Такая вера звенела в ее голосе, что тебя пробрала дрожь. Такая надежда из тех надежд, которым и умереть бы последними, ан Костлявая все сапоги стоптала, догоняючи. Значит, девка Друцу козырей сдавала? Значит, он отказался?!
Ай, Валет!..
— Вдвоем? — спиной, затылком, шкурой дубленой ты почувствовала, как ясно улыбнулся за твоей спиной таборный ром, фартовый Дуфуня Друц. — Вдвоем ушли бы. Улетели бы. Не передумала еще?
— Дядь Друц! миленький! Не передумала! Ноги… ноги целовать…

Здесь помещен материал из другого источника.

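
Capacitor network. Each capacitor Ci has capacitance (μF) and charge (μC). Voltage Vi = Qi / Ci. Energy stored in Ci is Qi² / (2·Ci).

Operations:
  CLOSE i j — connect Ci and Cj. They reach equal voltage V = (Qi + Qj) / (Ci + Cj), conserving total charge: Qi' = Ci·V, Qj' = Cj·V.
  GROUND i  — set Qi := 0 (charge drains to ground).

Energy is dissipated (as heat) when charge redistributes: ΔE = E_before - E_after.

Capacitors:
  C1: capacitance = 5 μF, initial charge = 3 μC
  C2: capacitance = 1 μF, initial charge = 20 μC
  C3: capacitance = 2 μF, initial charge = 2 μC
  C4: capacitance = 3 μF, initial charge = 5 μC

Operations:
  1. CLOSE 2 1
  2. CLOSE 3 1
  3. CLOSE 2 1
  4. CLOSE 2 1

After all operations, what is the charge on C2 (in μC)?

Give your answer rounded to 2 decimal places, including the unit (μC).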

— Ноги не надо. Иди-ка сюда.
Тебя тронули за бедро. Тяжелая ладонь коснулась и упала, будто говоря: я с вопросом… не думай лишнего.

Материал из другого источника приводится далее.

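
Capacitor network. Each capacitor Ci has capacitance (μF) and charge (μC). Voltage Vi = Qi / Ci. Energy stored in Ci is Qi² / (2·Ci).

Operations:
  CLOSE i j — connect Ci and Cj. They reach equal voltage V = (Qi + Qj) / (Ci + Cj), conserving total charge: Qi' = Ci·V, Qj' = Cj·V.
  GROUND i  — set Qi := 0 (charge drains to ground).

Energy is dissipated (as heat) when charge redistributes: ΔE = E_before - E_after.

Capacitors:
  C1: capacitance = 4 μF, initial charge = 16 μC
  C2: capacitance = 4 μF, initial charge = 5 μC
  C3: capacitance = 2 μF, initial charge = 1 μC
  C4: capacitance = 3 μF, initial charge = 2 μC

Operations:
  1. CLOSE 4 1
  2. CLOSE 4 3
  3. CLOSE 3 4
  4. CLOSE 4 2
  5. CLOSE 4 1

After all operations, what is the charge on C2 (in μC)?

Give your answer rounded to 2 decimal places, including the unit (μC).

Answer: 5.84 μC

Derivation:
Initial: C1(4μF, Q=16μC, V=4.00V), C2(4μF, Q=5μC, V=1.25V), C3(2μF, Q=1μC, V=0.50V), C4(3μF, Q=2μC, V=0.67V)
Op 1: CLOSE 4-1: Q_total=18.00, C_total=7.00, V=2.57; Q4=7.71, Q1=10.29; dissipated=9.524
Op 2: CLOSE 4-3: Q_total=8.71, C_total=5.00, V=1.74; Q4=5.23, Q3=3.49; dissipated=2.574
Op 3: CLOSE 3-4: Q_total=8.71, C_total=5.00, V=1.74; Q3=3.49, Q4=5.23; dissipated=0.000
Op 4: CLOSE 4-2: Q_total=10.23, C_total=7.00, V=1.46; Q4=4.38, Q2=5.84; dissipated=0.208
Op 5: CLOSE 4-1: Q_total=14.67, C_total=7.00, V=2.10; Q4=6.29, Q1=8.38; dissipated=1.056
Final charges: Q1=8.38, Q2=5.84, Q3=3.49, Q4=6.29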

— Рашеля, — сказал Федюньша. — Я с тобой, Рашеля. Я с вами. Я не хочу… как кура, без головы. Не хочу. Лучше сдохну.
— Не надо, — ответила ты, видя перед собой труп на мраморе. — Не надо, Сохач. Лучше сдохни.
— Надо.
И все слова, которые ты хотела ему сказать, скомкались, вспыхнули и развеялись пеплом по ветру.
Он выбрал.
Закон есть закон.
— Ну что, Княгиня? — Друц встал рядом, плечом к плечу. — Сдадим по-новой? Две карты втемную, а?
— Сдадим, Бритый, — тихо кивнула ты.
* * *
Пронзительный, зеленый цвет.
Свет.
Холодный, аж зубы заломило. Как если бы с разбегу припала губами к певучему ключу в овраге, тому ключу, что всем дверям указчик, и на нотном стане, где спит до поры царевна-музыка — первый!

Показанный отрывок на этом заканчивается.